Grandeur et décadence ! Précisément c’est dans une de ces antiques « demeurances », qui regardait par son unique tour le port du Légué et la baie, que naquit Villiers de l’Isle-Adam. Je ne sais si elle existe encore. Saint-Brieuc s’est beaucoup rajeunie en ces dernières années et la maison natale de Villiers n’avait rien d’un palais. Plus que de ses hypothétiques aïeux de l’ordre de Saint-Jean de Jérusalem, peut-être conviendrait-il, à cette occasion, d’évoquer la mémoire de l’ascendant direct du romancier des Contes cruels et de Tribulat Bonhomet, cet étonnant Joseph Villiers de l’Isle-Adam, une des figures les plus originales de l’ancien Saint-Brieuc, hanté à ce point par la manie des trésors cachés qu’il avait fait de leur recherche une véritable profession.

M. du Pontavice nous a décrit ce bonhomme maigre, aux pommettes saillantes, au nez busqué, aux yeux vifs et ronds, et qui dansaient comme des feux follets sous des sourcils ravagés. Tout Saint-Brieuc le connaissait. Persuadé, sur la foi d’on ne sait quelle légende, que le relèvement de sa famille tenait à l’existence d’un trésor caché dans les décombres d’un des innombrables châteaux qu’elle possédait autrefois ou croyait avoir possédés, il avait commencé par exécuter des fouilles pour son propre compte en différents endroits du pays. Ses échecs successifs et la diminution de son patrimoine ne le découragèrent pas et, voyant dans l’idée qui l’avait conduit le germe d’une entreprise à généraliser, il s’établit à Saint-Brieuc découvreur de trésors pour le compte d’autrui. Héraldiste de premier ordre, possédant sur le bout du doigt son armoriai breton, le vieux Villiers lança des circulaires de tous les côtés, tant sur les familles que la Révolution avait dépouillées et qui pouvaient espérer rentrer ainsi dans une partie de leurs biens que sur les familles encore en possession de leur patrimoine et qu’il alléchait par l’espoir d’un accroissement de fortune.

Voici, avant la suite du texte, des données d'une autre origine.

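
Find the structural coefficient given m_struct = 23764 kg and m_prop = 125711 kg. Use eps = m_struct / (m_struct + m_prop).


eps = 23764 / (23764 + 125711) = 0.159

0.159


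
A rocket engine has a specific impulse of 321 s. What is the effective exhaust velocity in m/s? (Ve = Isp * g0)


Ve = Isp * g0 = 321 * 9.81 = 3149.0 m/s

3149.0 m/s


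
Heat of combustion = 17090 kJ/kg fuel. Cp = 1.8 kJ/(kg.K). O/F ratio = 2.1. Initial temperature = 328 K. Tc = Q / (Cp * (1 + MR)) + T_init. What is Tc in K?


Tc = 17090 / (1.8 * (1 + 2.1)) + 328 = 3391 K

3391 K


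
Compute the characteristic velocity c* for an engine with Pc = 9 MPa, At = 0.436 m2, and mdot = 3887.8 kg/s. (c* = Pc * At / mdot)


c* = 9e6 * 0.436 / 3887.8 = 1009 m/s

1009 m/s


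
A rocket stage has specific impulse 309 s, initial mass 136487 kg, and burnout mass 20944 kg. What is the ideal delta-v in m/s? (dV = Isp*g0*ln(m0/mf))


Ve = 309 * 9.81 = 3031.29 m/s
dV = 3031.29 * ln(136487/20944) = 5682 m/s

5682 m/s


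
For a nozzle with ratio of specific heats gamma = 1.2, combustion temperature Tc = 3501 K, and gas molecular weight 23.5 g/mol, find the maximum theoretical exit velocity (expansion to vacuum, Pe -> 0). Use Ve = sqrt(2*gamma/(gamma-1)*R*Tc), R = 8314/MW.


R = 8314 / 23.5 = 353.79 J/(kg.K)
Ve = sqrt(2 * 1.2 / (1.2 - 1) * 353.79 * 3501) = 3855 m/s

3855 m/s


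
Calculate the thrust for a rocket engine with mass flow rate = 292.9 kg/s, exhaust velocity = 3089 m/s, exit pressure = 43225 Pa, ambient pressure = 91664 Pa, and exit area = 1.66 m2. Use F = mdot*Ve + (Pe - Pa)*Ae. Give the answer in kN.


F = 292.9 * 3089 + (43225 - 91664) * 1.66 = 824359.0 N = 824.4 kN

824.4 kN


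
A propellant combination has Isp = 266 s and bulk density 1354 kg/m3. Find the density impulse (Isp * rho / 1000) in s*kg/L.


rho*Isp = 266 * 1354 / 1000 = 360 s*kg/L

360 s*kg/L


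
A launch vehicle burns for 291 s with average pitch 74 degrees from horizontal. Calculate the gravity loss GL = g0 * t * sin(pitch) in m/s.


GL = 9.81 * 291 * sin(74 deg) = 2744 m/s

2744 m/s


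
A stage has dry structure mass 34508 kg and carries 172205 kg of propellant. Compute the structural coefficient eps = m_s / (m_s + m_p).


eps = 34508 / (34508 + 172205) = 0.1669

0.1669


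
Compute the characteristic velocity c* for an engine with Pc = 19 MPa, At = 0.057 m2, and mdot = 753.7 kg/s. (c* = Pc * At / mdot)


c* = 19e6 * 0.057 / 753.7 = 1437 m/s

1437 m/s


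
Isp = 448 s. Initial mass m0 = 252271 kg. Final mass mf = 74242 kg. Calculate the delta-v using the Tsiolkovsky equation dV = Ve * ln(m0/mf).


Ve = 448 * 9.81 = 4394.88 m/s
dV = 4394.88 * ln(252271/74242) = 5376 m/s

5376 m/s


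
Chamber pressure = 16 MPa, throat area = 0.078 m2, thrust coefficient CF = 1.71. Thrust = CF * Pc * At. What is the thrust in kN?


F = 1.71 * 16e6 * 0.078 = 2.1341e+06 N = 2134.1 kN

2134.1 kN


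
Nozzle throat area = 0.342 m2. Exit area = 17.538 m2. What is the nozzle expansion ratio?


AR = 17.538 / 0.342 = 51.3

51.3


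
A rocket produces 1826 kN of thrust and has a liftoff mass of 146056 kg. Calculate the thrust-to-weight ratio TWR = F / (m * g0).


TWR = 1826000 / (146056 * 9.81) = 1.27

1.27


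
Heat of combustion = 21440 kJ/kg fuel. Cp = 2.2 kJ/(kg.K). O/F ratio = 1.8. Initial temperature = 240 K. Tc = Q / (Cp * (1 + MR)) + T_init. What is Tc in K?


Tc = 21440 / (2.2 * (1 + 1.8)) + 240 = 3721 K

3721 K


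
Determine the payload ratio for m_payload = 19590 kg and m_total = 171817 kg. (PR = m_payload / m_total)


PR = 19590 / 171817 = 0.114

0.114


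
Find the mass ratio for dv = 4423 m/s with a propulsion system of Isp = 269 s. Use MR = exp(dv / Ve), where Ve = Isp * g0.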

Il ne paraît point qu’aucune d’elles ait répondu aux invites du tentateur. Le vieux Villiers était sans doute de bonne foi : l’illuminisme celtique n’en est plus à compter ses victimes. Un érudit breton, M. Théophile Janvrais, dernièrement, voulut tirer au clair cette légende de l’opulence ancienne des Villiers.

« Il était de tradition dans la famille Villiers, dit-il, que celle-ci avait été dépossédée par la Révolution d’une fortune considérable. Il n’est donc pas surprenant que, par la suite, les biographes du grand écrivain, impressionnés par les récits captieux qu’enfantait sa féconde imagination, aient pu attribuer, comme propriétés authentiques, différents manoirs bretons à Villiers de l’Isle-Adam et à ses ancêtres ».

En fait, M. Janvrais l’a démontré, pièces en mains, tous ces manoirs se réduisaient à un. Et quel manoir ! Une minable bâtisse paysanne, longue, laide, grise, à laquelle le cintre de sa porte et les meneaux d’une demi-douzaine de fenêtres Renaissance s’essaient vainement à donner quelque grâce. Il est vrai que Penanhoas — c’est le nom du manoir — est aujourd’hui tombé en roture ; un fermier y habite ; la chapelle a été rasée ; une aile du corps de logis est détruite. Mais, avec la meilleure volonté du monde et quand on aurait l’imagination de Villiers lui-même, il serait difficile de prêter un air seigneurial à cette gentilhommière mesquine, bonne tout au plus pour abriter un petit « faisant valoir ».

Il faut en faire notre deuil : toute la richesse des Villiers de l’Isle-Adam était dans leur cerveau ; c’est là que gitait leur vraie fortune, et non dans les souterrains et les pans de mur où le père de l’auteur des Contes cruels s’obstinait à la chercher. Le peu d’argent qui lui restait se consuma dans ces entreprises extravagantes. Les décombres féodaux que fouillait le pic de cet halluciné ne lui livrèrent que des nids de chouettes et d’orfraies ; les souterrains ne se révélèrent abondants qu’en vipères.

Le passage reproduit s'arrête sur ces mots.